Interest rates are under 3%. “And I can tell you that buys you a lot of house,” says Marlin Palich, a general manager and principal broker for Ohio with Berkshire Hathaway HomeServices Stouffer Realty.
That’s driven buyers from higher-priced markets to move to the Mahoning Valley to buy luxury houses for less than what they were paying, he says. He’s seeing buyers from Arizona and California coming in and paying cash for their homes.
Says Palich, “$300,000, $400,000 and even $500,000 is not a big deal to them. In this market area, we can get a lot of housing, a lot of bang for our buck. So coming back here, the housing market is favorable to them to pay cash for a home and buy probably a bigger home than they lived in in those other markets.”
Most of Beil-Demidovich’s buyers are local, she says. But her luxury properties have drawn interest from buyers outside of the area.
“In February and March, I was showing so many Pennsylvania buyers I could not believe it,” she says. A home in North Jackson recently attracted a buyer from Canada, who looked to rent the house on Airbnb, she says.
One trend Keller Williams’ Ritchie has noticed is that luxury property buyers are getting younger. She sees many building or buying properties, particularly those in the Westford/Kennsington development, who are in their 30s. She attributes that to college graduates earning higher wages in their 20s and possibly doubling their salaries by their 30s.
“It wasn’t like that when I was growing up,” she says. “You bought a $100,000 home and you maybe moved up to a $150,000 home.”
Low housing inventory, which plagues the entire residential real estate industry, is another driver for the strong market, Ritchie notes. Some houses that have been on the market for longer than a year are now taking a month or so to close.
“That just shows you it’s such a great market right now,” she says. “There’s nothing to buy. No one is listing their home. … When the supply is low, the demand is high.”
That also creates a challenge, however, for luxury homeowners looking to downsize, says Berkshire Hathaway’s Palich. If someone living in a $400,000 home wants to downsize to a $200,000 home or condo, “they’re not there,” he says. “That’s the other twist in this whole situation.”
One of the things Palich would like to see is lenders “being a little bit more lenient in helping some of these builders and developers develop land and build homes so that we have more inventory,” he says.
That said, Palich believes there’s enough inventory out there for people looking for higher-priced homes. And while he believes buying new or building in existing developments is ideal to take advantage of utilities already in place, there is a continuing shift toward more rural areas with larger parcels. The pandemic helped to drive that, he says.

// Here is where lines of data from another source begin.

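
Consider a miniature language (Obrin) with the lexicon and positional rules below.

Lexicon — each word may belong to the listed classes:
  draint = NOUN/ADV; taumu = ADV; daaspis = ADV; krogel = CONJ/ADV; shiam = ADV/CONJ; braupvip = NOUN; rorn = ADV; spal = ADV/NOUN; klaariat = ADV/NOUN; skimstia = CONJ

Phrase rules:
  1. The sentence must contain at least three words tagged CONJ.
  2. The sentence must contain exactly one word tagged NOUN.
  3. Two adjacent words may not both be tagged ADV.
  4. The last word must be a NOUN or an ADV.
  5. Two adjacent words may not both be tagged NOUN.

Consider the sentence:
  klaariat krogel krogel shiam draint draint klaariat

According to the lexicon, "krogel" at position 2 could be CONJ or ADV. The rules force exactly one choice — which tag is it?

Candidates per position — 1:klaariat {ADV,NOUN}; 2:krogel {CONJ,ADV}; 3:krogel {CONJ,ADV}; 4:shiam {ADV,CONJ}; 5:draint {NOUN,ADV}; 6:draint {NOUN,ADV}; 7:klaariat {ADV,NOUN}.
Position 2: tagging it ADV would leave rule 1 unsatisfiable, so it must be CONJ.
Position 3: tagging it ADV would leave rule 1 unsatisfiable, so it must be CONJ.
Position 4: tagging it ADV would leave rule 1 unsatisfiable, so it must be CONJ.
The remaining ambiguous positions (1, 5, 6, 7) are resolved jointly — only one combination satisfies every rule.
That leaves exactly one tagging: ADV CONJ CONJ CONJ ADV NOUN ADV.
Rule-by-rule: rule 1 ✓; rule 2 ✓; rule 3 ✓; rule 4 ✓; rule 5 ✓.

CONJ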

“I hate to keep bringing that up but it’s there,” Palich says. “They’re looking for places where they can put a pool in – maybe if their kids like horses or whatever, where they have a bit more ground to do things.”
The agents all seem to agree that while the lesser expensive housing market goes through its typical cooling off period in the winter and after the holidays, the big-ticket market will be unchanged well into 2022.
“The higher-price market won’t be affected by the moratorium on evictions that ends Oct. 1. It won’t be affected by the furloughing of mortgages. It’ll just stay strong,” Ritchie says. “March, April and May will be the height of it. And then when it gets cool next year, I think it’ll cool off. But I think it’ll be good for about a year.”
Pictured at top: Holly Ritchie and Drew Barkett review listing documents for his Leetonia home.